Micelio
T-32467 (17-05-11)Corte Suprema de Justicia · Sala Tutelas2011

Magistrado ponente: Elsy Del Pilar Cuello Calderón

Decreto 2591 de 1991

CORTE SUPREMA DE JUSTICIA República de Colombia Corte Suprema de Justicia República de Colombia Corte Suprema de Justicia Rad. No. 32467 CORTE SUPREMA DE JUSTICIA SALA DE CASACIÓN LABORAL Magistrada Ponente: ELSY DEL PILAR CUELLO CALDERÓN Radicación No. 32467 Acta No. 14 Bogotá D. C., diecisiete (17) de mayo de dos mil once (2011). Se resuelve la impugnación interpuesta por Luis Alejandro Alarcón Landinez en su condición de representante legal de la sociedad Alarcón Landinez Ltda., contra el fallo del 3 de marzo de 2011, proferido por la Sala Única del Tribunal Superior del Distrito Judicial de Santa Rosa de Viterbo, en el trámite de la tutela que promovió contra el Juzgado Laboral del Circuito de Duitama.

ANTECEDENTES A través de apoderado, el recurrente instauró acción de tutela contra el funcionario mencionado, por la supuesta violación de los derechos fundamentales al debido proceso, al acceso a la administración de justicia y a la propiedad privada. Manifestó que Luis Alejandro Alarcón Landinez, en calidad de representante legal de la Sociedad Alarcón Landinez Ltda, por medio de apoderado, presentó incidentes de desembargo y/o cancelación de embargo y secuestro, dentro de los procesos ejecutivos que cursaban en el Juzgado accionado, los cuales fueron admitidos en términos de ley, y se encontraban pendientes de que la Juez notificara la decisión de constituir garantía; el 3 de septiembre de 2010, se fijó por estado la decisión de notificar al acreedor hipotecario, del cual fue enterada la secretaria del procurador judicial del incidentante, quien firmó como constancia de que leyó el estado, pero “ omitió revisar” en forma personal, el auto emitido por el Juez.
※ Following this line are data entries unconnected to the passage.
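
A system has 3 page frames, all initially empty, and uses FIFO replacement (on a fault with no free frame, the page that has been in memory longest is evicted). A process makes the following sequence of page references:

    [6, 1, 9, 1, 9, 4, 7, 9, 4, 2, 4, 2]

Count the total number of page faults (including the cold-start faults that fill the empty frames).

6

6: miss, frames (6)
1: miss, frames (6 1)
9: miss, frames (6 1 9)
1: hit
9: hit
4: miss, evict 6, frames (1 9 4)
7: miss, evict 1, frames (9 4 7)
9: hit
4: hit
2: miss, evict 9, frames (4 7 2)
4: hit
2: hit
Page faults: 6.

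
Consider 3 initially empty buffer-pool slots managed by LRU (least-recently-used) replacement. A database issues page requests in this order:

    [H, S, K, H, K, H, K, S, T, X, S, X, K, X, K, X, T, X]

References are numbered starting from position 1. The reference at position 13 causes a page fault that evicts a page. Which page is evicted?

pos 1: H → fault, frames {H}
pos 2: S → fault, frames {H,S}
pos 3: K → fault, frames {H,S,K}
pos 4: H → hit
pos 5: K → hit
pos 6: H → hit
pos 7: K → hit
pos 8: S → hit
pos 9: T → fault, evict H, frames {K,S,T}
pos 10: X → fault, evict K, frames {S,T,X}
pos 11: S → hit
pos 12: X → hit
pos 13: K → fault, evict T, frames {S,X,K}
At position 13, page T is evicted.

T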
Señaló que se enteró el 18 de septiembre de 2010, cuando revisó personalmente el proceso y encontró que el auto no sólo ordenaba notificar al acreedor hipotecario, sino además, concedía un término perentorio de 10 días para que la parte incidentante constituyera la garantía necesaria para tramitar los incidentes propuestos, término que ya estaba vencido; que sin embargo presentó las pólizas, como un requisito formal puesto que lo importante es aportar las garantías; el 8 de octubre de 2010, se notificó por estado de la decisión del a quo de no aceptar las citadas garantías por extemporáneas y, como consecuencia, rechazó de plano los incidentes; interpuso recurso de reposición el cual fue decidido, en auto del día 10 de febrero de 2011, notificado por estado del 11 de febrero, en el que se mantuvo el proveído impugnado.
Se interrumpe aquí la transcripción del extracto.